With a background in theater, Gorzelnik began working at the University in 1999, lighting productions for venues including Richardson Auditorium and the student-run black box theaters. He often helped the Museum light its exhibitions before being hired as a full-time lighting technician in 2015. “My art is lighting,” Gorzelnik says. He’s known at Princeton for his ability to illuminate any work—a tricky process that requires manipulating angles, balancing shadows, and reckoning with changeable natural light. In other professional news, “He recently learned how to change the sun’s intensity,” Lavery jokes. When Gorzelnik speaks to lighting design students, he tells them that the principles of stage lighting apply just as well to his current job: “Lighting works of art is just like lighting dance, except they’re moving very slowly.”
During my recent visit, the team was busy preparing for Artists in Motion, a traveling exhibition of works from the Henry and Rose Pearlman Foundation now on view at the Museum of Fine Arts, Houston. Webb was in his workshop, a small space equipped with a soldering table and other tools to cut, manipulate, and join metal. He had just crafted a mount for a 1957 bronze cast of Paul Gauguin’s Woman of Martinique (1889): a thin piece of curved brass that wraps around the sculpture’s legs, safely holding it upright without breaking too many visual planes.
Webb, the Museum’s mount-making and packing specialist, earned his MFA in painting at the Pennsylvania Academy of the Fine Arts and has worked in several museums and galleries throughout the Philadelphia region; he also has experience as a movie projectionist and a pandemic-fueled bird photography hobby. For each mount he sends to a venue, he creates a video with careful notes documenting its assembly—be it a slip of foam to support a ceramic pot or a more elaborate ensemble to affix a sculpture to a wall.

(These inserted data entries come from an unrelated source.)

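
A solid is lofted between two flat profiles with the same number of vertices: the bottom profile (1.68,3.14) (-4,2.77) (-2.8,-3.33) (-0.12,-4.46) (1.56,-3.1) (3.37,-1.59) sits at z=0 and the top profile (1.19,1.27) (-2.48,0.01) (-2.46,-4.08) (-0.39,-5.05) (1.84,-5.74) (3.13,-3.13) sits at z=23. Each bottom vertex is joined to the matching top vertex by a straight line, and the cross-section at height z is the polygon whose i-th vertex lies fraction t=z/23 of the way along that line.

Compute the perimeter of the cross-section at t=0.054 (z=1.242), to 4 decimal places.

Perimeter at t=0.054: 24.0628

Cross-section at t=0.054: each vertex is (1-t)·p0[i] + t·p1[i].
  v1: (1-0.054)·(1.68,3.14) + 0.054·(1.19,1.27) = (1.6535,3.0390)
  v2: (1-0.054)·(-4,2.77) + 0.054·(-2.48,0.01) = (-3.9179,2.6210)
  v3: (1-0.054)·(-2.8,-3.33) + 0.054·(-2.46,-4.08) = (-2.7816,-3.3705)
  v4: (1-0.054)·(-0.12,-4.46) + 0.054·(-0.39,-5.05) = (-0.1346,-4.4919)
  v5: (1-0.054)·(1.56,-3.1) + 0.054·(1.84,-5.74) = (1.5751,-3.2426)
  v6: (1-0.054)·(3.37,-1.59) + 0.054·(3.13,-3.13) = (3.3570,-1.6732)
Perimeter = Σ |v_{i+1} − v_i|:
  edge 1→2: √(-5.5715² + -0.4181²) = 5.5871 (running 5.5871)
  edge 2→3: √(1.1363² + -5.9915²) = 6.0983 (running 11.6854)
  edge 3→4: √(2.6471² + -1.1214²) = 2.8748 (running 14.5602)
  edge 4→5: √(1.7097² + 1.2493²) = 2.1175 (running 16.6777)
  edge 5→6: √(1.7819² + 1.5694²) = 2.3745 (running 19.0522)
  edge 6→1: √(-1.7035² + 4.7122²) = 5.0106 (running 24.0628)
Perimeter = 24.0628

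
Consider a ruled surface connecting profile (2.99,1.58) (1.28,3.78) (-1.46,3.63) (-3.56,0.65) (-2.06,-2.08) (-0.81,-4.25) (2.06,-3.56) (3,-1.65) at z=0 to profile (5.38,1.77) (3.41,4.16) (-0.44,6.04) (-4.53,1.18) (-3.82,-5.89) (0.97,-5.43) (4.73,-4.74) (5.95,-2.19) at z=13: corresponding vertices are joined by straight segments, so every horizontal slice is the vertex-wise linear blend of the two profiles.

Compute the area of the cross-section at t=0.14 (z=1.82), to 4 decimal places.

Cross-section at t=0.14: each vertex is (1-t)·p0[i] + t·p1[i].
  v1: (1-0.14)·(2.99,1.58) + 0.14·(5.38,1.77) = (3.3246,1.6066)
  v2: (1-0.14)·(1.28,3.78) + 0.14·(3.41,4.16) = (1.5782,3.8332)
  v3: (1-0.14)·(-1.46,3.63) + 0.14·(-0.44,6.04) = (-1.3172,3.9674)
  v4: (1-0.14)·(-3.56,0.65) + 0.14·(-4.53,1.18) = (-3.6958,0.7242)
  v5: (1-0.14)·(-2.06,-2.08) + 0.14·(-3.82,-5.89) = (-2.3064,-2.6134)
  v6: (1-0.14)·(-0.81,-4.25) + 0.14·(0.97,-5.43) = (-0.5608,-4.4152)
  v7: (1-0.14)·(2.06,-3.56) + 0.14·(4.73,-4.74) = (2.4338,-3.7252)
  v8: (1-0.14)·(3,-1.65) + 0.14·(5.95,-2.19) = (3.4130,-1.7256)
Shoelace sum Σ(x_i·y_{i+1} − x_{i+1}·y_i):
  i=1: 3.3246·3.8332 − 1.5782·1.6066 = +10.2083 (running +10.2083)
  i=2: 1.5782·3.9674 − -1.3172·3.8332 = +11.3104 (running +21.5188)
  i=3: -1.3172·0.7242 − -3.6958·3.9674 = +13.7088 (running +35.2276)
  i=4: -3.6958·-2.6134 − -2.3064·0.7242 = +11.3289 (running +46.5565)
  i=5: -2.3064·-4.4152 − -0.5608·-2.6134 = +8.7176 (running +55.2741)
  i=6: -0.5608·-3.7252 − 2.4338·-4.4152 = +12.8348 (running +68.1089)
  i=7: 2.4338·-1.7256 − 3.4130·-3.7252 = +8.5143 (running +76.6232)
  i=8: 3.4130·1.6066 − 3.3246·-1.7256 = +11.2203 (running +87.8435)
Area = |Σ|/2 = |87.8435|/2 = 43.9217

Area at t=0.14: 43.9217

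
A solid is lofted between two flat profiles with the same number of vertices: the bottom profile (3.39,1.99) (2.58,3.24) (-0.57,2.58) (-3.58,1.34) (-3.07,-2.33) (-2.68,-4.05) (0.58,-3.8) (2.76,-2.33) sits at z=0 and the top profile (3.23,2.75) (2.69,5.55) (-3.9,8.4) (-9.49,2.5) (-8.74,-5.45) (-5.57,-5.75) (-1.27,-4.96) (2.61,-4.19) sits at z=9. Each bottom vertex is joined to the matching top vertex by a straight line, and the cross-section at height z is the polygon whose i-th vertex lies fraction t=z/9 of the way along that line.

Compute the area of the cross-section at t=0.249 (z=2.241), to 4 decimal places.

Area at t=0.249: 57.0117

Cross-section at t=0.249: each vertex is (1-t)·p0[i] + t·p1[i].
  v1: (1-0.249)·(3.39,1.99) + 0.249·(3.23,2.75) = (3.3502,2.1792)
  v2: (1-0.249)·(2.58,3.24) + 0.249·(2.69,5.55) = (2.6074,3.8152)
  v3: (1-0.249)·(-0.57,2.58) + 0.249·(-3.9,8.4) = (-1.3992,4.0292)
  v4: (1-0.249)·(-3.58,1.34) + 0.249·(-9.49,2.5) = (-5.0516,1.6288)
  v5: (1-0.249)·(-3.07,-2.33) + 0.249·(-8.74,-5.45) = (-4.4818,-3.1069)
  v6: (1-0.249)·(-2.68,-4.05) + 0.249·(-5.57,-5.75) = (-3.3996,-4.4733)
  v7: (1-0.249)·(0.58,-3.8) + 0.249·(-1.27,-4.96) = (0.1193,-4.0888)
  v8: (1-0.249)·(2.76,-2.33) + 0.249·(2.61,-4.19) = (2.7226,-2.7931)
Shoelace sum Σ(x_i·y_{i+1} − x_{i+1}·y_i):
  i=1: 3.3502·3.8152 − 2.6074·2.1792 = +7.0994 (running +7.0994)
  i=2: 2.6074·4.0292 − -1.3992·3.8152 = +15.8437 (running +22.9431)
  i=3: -1.3992·1.6288 − -5.0516·4.0292 = +18.0747 (running +41.0179)
  i=4: -5.0516·-3.1069 − -4.4818·1.6288 = +22.9949 (running +64.0127)
  i=5: -4.4818·-4.4733 − -3.3996·-3.1069 = +9.4864 (running +73.4991)
  i=6: -3.3996·-4.0888 − 0.1193·-4.4733 = +14.4343 (running +87.9335)
  i=7: 0.1193·-2.7931 − 2.7226·-4.0888 = +10.7991 (running +98.7326)
  i=8: 2.7226·2.1792 − 3.3502·-2.7931 = +15.2908 (running +114.0234)
Area = |Σ|/2 = |114.0234|/2 = 57.0117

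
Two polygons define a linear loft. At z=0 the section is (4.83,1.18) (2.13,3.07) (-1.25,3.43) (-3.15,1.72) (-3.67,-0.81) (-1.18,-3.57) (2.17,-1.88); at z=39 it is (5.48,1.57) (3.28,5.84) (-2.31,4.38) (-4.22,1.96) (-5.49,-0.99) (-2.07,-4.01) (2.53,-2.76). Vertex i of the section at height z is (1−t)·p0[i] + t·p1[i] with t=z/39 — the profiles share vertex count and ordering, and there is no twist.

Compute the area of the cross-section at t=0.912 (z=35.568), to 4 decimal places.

Area at t=0.912: 66.0919

Cross-section at t=0.912: each vertex is (1-t)·p0[i] + t·p1[i].
  v1: (1-0.912)·(4.83,1.18) + 0.912·(5.48,1.57) = (5.4228,1.5357)
  v2: (1-0.912)·(2.13,3.07) + 0.912·(3.28,5.84) = (3.1788,5.5962)
  v3: (1-0.912)·(-1.25,3.43) + 0.912·(-2.31,4.38) = (-2.2167,4.2964)
  v4: (1-0.912)·(-3.15,1.72) + 0.912·(-4.22,1.96) = (-4.1258,1.9389)
  v5: (1-0.912)·(-3.67,-0.81) + 0.912·(-5.49,-0.99) = (-5.3298,-0.9742)
  v6: (1-0.912)·(-1.18,-3.57) + 0.912·(-2.07,-4.01) = (-1.9917,-3.9713)
  v7: (1-0.912)·(2.17,-1.88) + 0.912·(2.53,-2.76) = (2.4983,-2.6826)
Shoelace sum Σ(x_i·y_{i+1} − x_{i+1}·y_i):
  i=1: 5.4228·5.5962 − 3.1788·1.5357 = +25.4657 (running +25.4657)
  i=2: 3.1788·4.2964 − -2.2167·5.5962 = +26.0627 (running +51.5284)
  i=3: -2.2167·1.9389 − -4.1258·4.2964 = +13.4283 (running +64.9567)
  i=4: -4.1258·-0.9742 − -5.3298·1.9389 = +14.3531 (running +79.3098)
  i=5: -5.3298·-3.9713 − -1.9917·-0.9742 = +19.2261 (running +98.5359)
  i=6: -1.9917·-2.6826 − 2.4983·-3.9713 = +15.2643 (running +113.8002)
  i=7: 2.4983·1.5357 − 5.4228·-2.6826 = +18.3836 (running +132.1838)
Area = |Σ|/2 = |132.1838|/2 = 66.0919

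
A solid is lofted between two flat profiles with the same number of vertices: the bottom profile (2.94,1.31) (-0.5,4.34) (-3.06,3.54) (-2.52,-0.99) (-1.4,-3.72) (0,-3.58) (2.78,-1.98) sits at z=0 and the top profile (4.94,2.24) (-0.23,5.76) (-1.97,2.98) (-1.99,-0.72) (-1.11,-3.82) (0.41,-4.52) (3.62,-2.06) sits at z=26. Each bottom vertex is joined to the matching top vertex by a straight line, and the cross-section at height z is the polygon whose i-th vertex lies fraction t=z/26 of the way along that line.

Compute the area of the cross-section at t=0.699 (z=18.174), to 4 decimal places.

Cross-section at t=0.699: each vertex is (1-t)·p0[i] + t·p1[i].
  v1: (1-0.699)·(2.94,1.31) + 0.699·(4.94,2.24) = (4.3380,1.9601)
  v2: (1-0.699)·(-0.5,4.34) + 0.699·(-0.23,5.76) = (-0.3113,5.3326)
  v3: (1-0.699)·(-3.06,3.54) + 0.699·(-1.97,2.98) = (-2.2981,3.1486)
  v4: (1-0.699)·(-2.52,-0.99) + 0.699·(-1.99,-0.72) = (-2.1495,-0.8013)
  v5: (1-0.699)·(-1.4,-3.72) + 0.699·(-1.11,-3.82) = (-1.1973,-3.7899)
  v6: (1-0.699)·(0,-3.58) + 0.699·(0.41,-4.52) = (0.2866,-4.2371)
  v7: (1-0.699)·(2.78,-1.98) + 0.699·(3.62,-2.06) = (3.3672,-2.0359)
Shoelace sum Σ(x_i·y_{i+1} − x_{i+1}·y_i):
  i=1: 4.3380·5.3326 − -0.3113·1.9601 = +23.7428 (running +23.7428)
  i=2: -0.3113·3.1486 − -2.2981·5.3326 = +11.2747 (running +35.0175)
  i=3: -2.2981·-0.8013 − -2.1495·3.1486 = +8.6093 (running +43.6269)
  i=4: -2.1495·-3.7899 − -1.1973·-0.8013 = +7.1872 (running +50.8140)
  i=5: -1.1973·-4.2371 − 0.2866·-3.7899 = +6.1591 (running +56.9731)
  i=6: 0.2866·-2.0359 − 3.3672·-4.2371 = +13.6834 (running +70.6565)
  i=7: 3.3672·1.9601 − 4.3380·-2.0359 = +15.4317 (running +86.0882)
Area = |Σ|/2 = |86.0882|/2 = 43.0441

Area at t=0.699: 43.0441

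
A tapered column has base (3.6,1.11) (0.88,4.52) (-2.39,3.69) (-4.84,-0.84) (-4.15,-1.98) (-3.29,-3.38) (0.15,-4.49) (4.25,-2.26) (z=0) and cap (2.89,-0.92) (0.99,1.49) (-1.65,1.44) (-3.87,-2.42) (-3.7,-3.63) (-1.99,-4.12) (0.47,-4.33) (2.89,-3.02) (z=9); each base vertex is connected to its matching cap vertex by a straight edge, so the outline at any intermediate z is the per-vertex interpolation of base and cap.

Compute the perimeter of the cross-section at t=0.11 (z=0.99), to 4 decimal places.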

In the framing workshop next door, the team had just reframed Vincent van Gogh’s Tarascon Stagecoach (1888) for the Artists in Motion exhibition. Now Lavery and Webb slowly lifted another artwork off the table to reveal their handiwork: Henri de Toulouse-Lautrec’s Messalina (1900–1901), an opera scene newly housed in an ornate frame.
Lavery, who specializes in framing and matting, got his start interning at a frame shop in college. Working for high-end antiques dealers and the Center for Creative Photography in Tuscon, he learned to bind books and paint faux finishes. He recently painted eight tiny magnets to camouflage against Alison Saar’s Reapers (2021), a print on fabric, so the work could be hung safely without obstructing the view of the scene—a feat he was especially proud of.
Framing, like so many of a preparator’s tasks, is an art form in and of itself. Museums tend to opt for methods that complement, but don’t compete with, the art on display. Most of all, Lavery says, “you want to represent the art well and to keep it safe. In a way, the frame works best when it disappears.”